At this time Solon came to power and instituted structural monetary reforms
to take the farmers out of slavery and give them some measure of protection
from the oligarchy's lending schemes. 

		For Zarlenga and other monetary reformers the central point
here is that money is a creature of the law and it will always have immense
importance in society much like water or blood.  It is a powerful tool;
however, an "elite" that is concentrating wealth and supporting Adam Smith's
false scarcity assumptions is presently abusing it.  Once the money creation
power is back in the hands of the federal government Twist's soulful view of
money should be taught as principles of good citizenship.
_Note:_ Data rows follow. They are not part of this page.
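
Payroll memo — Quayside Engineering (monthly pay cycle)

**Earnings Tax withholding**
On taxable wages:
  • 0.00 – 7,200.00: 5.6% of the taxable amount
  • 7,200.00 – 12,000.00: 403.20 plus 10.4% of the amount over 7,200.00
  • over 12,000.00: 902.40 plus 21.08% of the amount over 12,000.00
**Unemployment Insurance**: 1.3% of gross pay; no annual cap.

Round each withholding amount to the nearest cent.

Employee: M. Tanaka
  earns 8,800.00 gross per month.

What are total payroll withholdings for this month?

Earnings Tax: taxable = 8,800.00
  403.20 + 10.4% × (8,800.00 − 7,200.00) = 403.20 + 10.4% × 1,600.00 = 569.60
Unemployment Insurance: 1.3% × 8,800.00 = 114.40
Total: 569.60 + 114.40 = 684.00

684.00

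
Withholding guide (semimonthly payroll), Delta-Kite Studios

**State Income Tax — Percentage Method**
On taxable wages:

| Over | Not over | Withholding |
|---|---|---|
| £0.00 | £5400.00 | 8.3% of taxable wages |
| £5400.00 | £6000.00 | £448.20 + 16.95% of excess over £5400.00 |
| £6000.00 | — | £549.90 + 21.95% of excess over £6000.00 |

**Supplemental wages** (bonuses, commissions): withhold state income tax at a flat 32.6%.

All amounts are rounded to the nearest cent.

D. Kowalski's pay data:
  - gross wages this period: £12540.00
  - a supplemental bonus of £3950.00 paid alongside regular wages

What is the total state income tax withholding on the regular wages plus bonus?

£3273.13

State Income Tax: taxable = £12540.00
  £549.90 + 21.95% × (£12540.00 − £6000.00) = £549.90 + 21.95% × £6540.00 = £1985.43
Supplemental (32.6% flat on bonus): 32.6% × £3950.00 = £1287.70
Total state income tax: £1985.43 + £1287.70 = £3273.13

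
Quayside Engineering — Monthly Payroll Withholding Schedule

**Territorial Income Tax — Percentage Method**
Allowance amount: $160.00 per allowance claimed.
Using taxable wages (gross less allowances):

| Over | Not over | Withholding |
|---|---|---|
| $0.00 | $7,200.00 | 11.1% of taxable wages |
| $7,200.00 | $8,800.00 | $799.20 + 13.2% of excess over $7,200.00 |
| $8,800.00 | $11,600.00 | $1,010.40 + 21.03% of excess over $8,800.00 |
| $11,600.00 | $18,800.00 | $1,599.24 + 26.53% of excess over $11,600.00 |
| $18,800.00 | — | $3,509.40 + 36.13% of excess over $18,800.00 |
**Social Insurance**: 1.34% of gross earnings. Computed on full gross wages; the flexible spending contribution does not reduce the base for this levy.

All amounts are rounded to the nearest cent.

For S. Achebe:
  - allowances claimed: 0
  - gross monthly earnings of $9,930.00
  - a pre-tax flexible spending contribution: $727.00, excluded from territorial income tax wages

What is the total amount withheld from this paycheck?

Territorial Income Tax: taxable = $9,930.00 − $727.00 = $9,203.00
  $1,010.40 + 21.03% × ($9,203.00 − $8,800.00) = $1,010.40 + 21.03% × $403.00 = $1,095.15
Social Insurance: 1.34% × $9,930.00 = $133.06
Total: $1,095.15 + $133.06 = $1,228.21

$1,228.21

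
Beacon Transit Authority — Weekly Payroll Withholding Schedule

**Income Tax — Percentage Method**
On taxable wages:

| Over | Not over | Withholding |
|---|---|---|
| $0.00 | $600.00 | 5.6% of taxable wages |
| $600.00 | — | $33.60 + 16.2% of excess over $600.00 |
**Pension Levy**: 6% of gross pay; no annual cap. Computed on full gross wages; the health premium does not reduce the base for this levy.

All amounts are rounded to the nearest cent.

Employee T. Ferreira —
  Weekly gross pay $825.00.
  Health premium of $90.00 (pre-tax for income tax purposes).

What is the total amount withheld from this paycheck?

$104.97

Income Tax: taxable = $825.00 − $90.00 = $735.00
  $33.60 + 16.2% × ($735.00 − $600.00) = $33.60 + 16.2% × $135.00 = $55.47
Pension Levy: 6% × $825.00 = $49.50
Total: $55.47 + $49.50 = $104.97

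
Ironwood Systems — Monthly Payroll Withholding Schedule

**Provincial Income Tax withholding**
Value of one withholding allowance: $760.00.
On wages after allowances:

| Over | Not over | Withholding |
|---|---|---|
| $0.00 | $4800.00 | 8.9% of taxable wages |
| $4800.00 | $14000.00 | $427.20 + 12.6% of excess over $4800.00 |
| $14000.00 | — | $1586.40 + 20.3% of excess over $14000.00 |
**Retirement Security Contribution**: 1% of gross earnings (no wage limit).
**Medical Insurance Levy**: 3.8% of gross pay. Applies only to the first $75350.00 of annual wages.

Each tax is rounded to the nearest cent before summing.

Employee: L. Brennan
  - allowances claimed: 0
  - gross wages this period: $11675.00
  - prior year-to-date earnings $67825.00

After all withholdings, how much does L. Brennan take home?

Provincial Income Tax: taxable = $11675.00
  $427.20 + 12.6% × ($11675.00 − $4800.00) = $427.20 + 12.6% × $6875.00 = $1293.45
Retirement Security Contribution: 1% × $11675.00 = $116.75
Medical Insurance Levy: cap $75350.00 − YTD $67825.00 = $7525.00 subject; 3.8% × $7525.00 = $285.95
Total withheld: $1293.45 + $116.75 + $285.95 = $1696.15
Net pay: $11675.00 − $1696.15 = $9978.85

$9978.85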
Governments would
then be able to create the needed money in an interest-free manner to spend
on infrastructure, health, education, and other programs that would
eliminate hunger and poverty in the United States, and, as this movement
spreads, all parts of the world (Chapter 24). 

		It is clear to this reviewer the present economic engine of
monetary policy and global warming together is marching humanity off a
cliff.  To stop this Twist rolls up her sleeves and with the likes of Mother
Teresa, the Dalai Llama, the Achuars, Bangladesh villagers from the district
of Sylhet, Senegalese women from the Sahel Desert and soulful people from
all backgrounds and together are part of The Turning Tide to create a
You-And-Me instead of a You-Or-Me world.  We now need to get these soulful
people connected up to the monetary policy reformers like Zarlenga so we all
can move the world forward to one of sustained justice and beauty.